I think as a creator, sometimes you feel like you're just staring into the little green dot on your computer and you're wondering, is it helping? Is it Is it working? Is are people listening? Should I keep going? And, Your feedback just like, gives me energy to continue to dig deeper and reflect and continue to share. So thank you very much for reaching out and thanks for listening along. We are still doing the thing and, I still love it. So we're going to keep rolling. this is going to be a really short episode, because I know your time starved right now. But I was listening to a podcast a couple weeks ago. the podcast is Diary of a CEO. D-O-A-C is like what it looks like on the little card And the host just has on like a myriad of different thinkers. And the interview was with Dr. Jordan Peterson, who is like a psychologist thinker. He's written some self-help books and he thinks about stuff and then shares his opinion and then you can decide if you agree or disagree. But one of the things that he said that has stuck with me and I think will for a very long time is he said, there is no difference between love and attention. There is no difference between love and attention.
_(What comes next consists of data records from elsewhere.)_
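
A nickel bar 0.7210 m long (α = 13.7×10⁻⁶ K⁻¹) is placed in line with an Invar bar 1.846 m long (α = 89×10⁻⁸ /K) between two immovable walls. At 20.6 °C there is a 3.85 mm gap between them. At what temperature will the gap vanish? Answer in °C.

α₁L₁ = 9.8777×10⁻⁶ m/K, α₂L₂ = 1.64294×10⁻⁶ m/K → total 1.152064×10⁻⁵ m/K
ΔT = g/(α₁L₁+α₂L₂) = 3.85×10⁻³ / 1.152064×10⁻⁵ = 334.18 K
T = 20.6 + 334.18 = 354.78 °C

T = 355 °C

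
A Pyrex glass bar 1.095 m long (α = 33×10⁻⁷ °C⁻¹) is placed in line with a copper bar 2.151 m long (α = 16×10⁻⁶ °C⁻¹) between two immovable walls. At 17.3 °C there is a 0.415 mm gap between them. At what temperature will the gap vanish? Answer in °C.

T = 28.2 °C

α₁L₁ = 3.6135×10⁻⁶ m/K, α₂L₂ = 3.4416×10⁻⁵ m/K → total 3.80295×10⁻⁵ m/K
ΔT = g/(α₁L₁+α₂L₂) = 4.15×10⁻⁴ / 3.80295×10⁻⁵ = 10.913 K
T = 17.3 + 10.913 = 28.213 °C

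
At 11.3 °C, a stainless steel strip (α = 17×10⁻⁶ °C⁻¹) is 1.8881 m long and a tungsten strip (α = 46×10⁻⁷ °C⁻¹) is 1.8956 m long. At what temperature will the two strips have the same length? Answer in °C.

L₁(1 + α₁ΔT) = L₂(1 + α₂ΔT) ⇒ ΔT = (L₂ − L₁)/(α₁L₁ − α₂L₂)
L₂ − L₁ = 1.8956 − 1.8881 = 7.50×10⁻³ m
α₁L₁ − α₂L₂ = 17×10⁻⁶×1.8881 − 46×10⁻⁷×1.8956 = 2.337794×10⁻⁵ m/K
ΔT = 7.50×10⁻³ / 2.337794×10⁻⁵ = 320.815 K
T = 11.3 + 320.815 = 332.115 °C

T = 332.1 °C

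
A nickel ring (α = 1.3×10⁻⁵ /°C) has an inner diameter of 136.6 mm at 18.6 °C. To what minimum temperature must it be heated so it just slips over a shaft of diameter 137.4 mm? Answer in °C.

T = 469 °C

Required Δd = 137.4 − 136.6 = 0.8 mm
Δd = αd₀ΔT ⇒ ΔT = Δd/(αd₀) = 0.8 / (1.3×10⁻⁵ × 136.6) = 450.50 K
T_min = 18.6 + 450.50 = 469.10 °C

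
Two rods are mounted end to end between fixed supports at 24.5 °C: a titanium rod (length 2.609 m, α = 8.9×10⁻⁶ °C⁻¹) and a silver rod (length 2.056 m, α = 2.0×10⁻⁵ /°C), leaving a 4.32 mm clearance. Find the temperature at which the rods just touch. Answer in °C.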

So you can tell someone you love them. Every single day, but if you never give them attention, they will never experience love conversely If you give someone attention every single day, but never actually say the words love they're experiencing it as love It it doesn't matter that you've never said it they're experiencing your love by the attention that you give them and It was just a really great reminder. You've maybe heard me say before that with my kids, little kids demand your attention and big kids wait for it. And I mean, there's not a day that goes by that I'm not standing in the kitchen and Quincy is literally like pulling at my jeans pocket or pulling at my shirt saying, mommy, pick me up. Mommy hugged me. Mommy snuggle with me. She's explicitly telling me here is what I want from you and I'm very task oriented somebody who thrives on being very productive. She's literally saying mom. I need you to sit down on the couch And touch me, hold me, snuggle me, give me attention. That's very helpful to me. That stops me.
But my older kids, they won't, they'll wait for me to do it. They won't ask me to put them to bed. They will eat breakfast by themselves. They will, you know, pack their lunches in the evenings in the kitchen by themselves. Like they won't ask for my time. And it was a great reminder.
Attention and love are the exact same thing and being present is not the same as giving someone your attention. Just because I'm home in the same building as them doesn't mean that they have my attention. And so,I would say I, probably not so secretly pride myself on multitasking and being able to get a lot done at the exact same time, but you cannot give more than one thing your attention.
There's times I'll like A bag of rice away in the refrigerator because I just wasn't thinking about the thing I was, you know, processing on something else at work or trying to solve something else in my mind. And what I was doing didn't have my attention. And so it was like, you know, kind of a bit of a mess. And you've done that before too.
And so, I don't know, I'm just going to carry that little nugget with me into 2024 that love and attention are experienced the exact same way. And so, how do I Decode quickly where and how attention can be given to the people that I want to be sure feel love for me. So, this is not to make you feel guilty at all, but it is to help refine the intention that I know everybody who listens to this podcast wants to have in their life and the people that they love and the things that they put their gifts and talents towards. This is just an encouragement for you in that journey from the bottom of my heart. Thank you for listening along. Thank you for being part of this journey with me. I hope it's enriched your life and I am excited to walk through 2024 with you as well. Thanks for listening.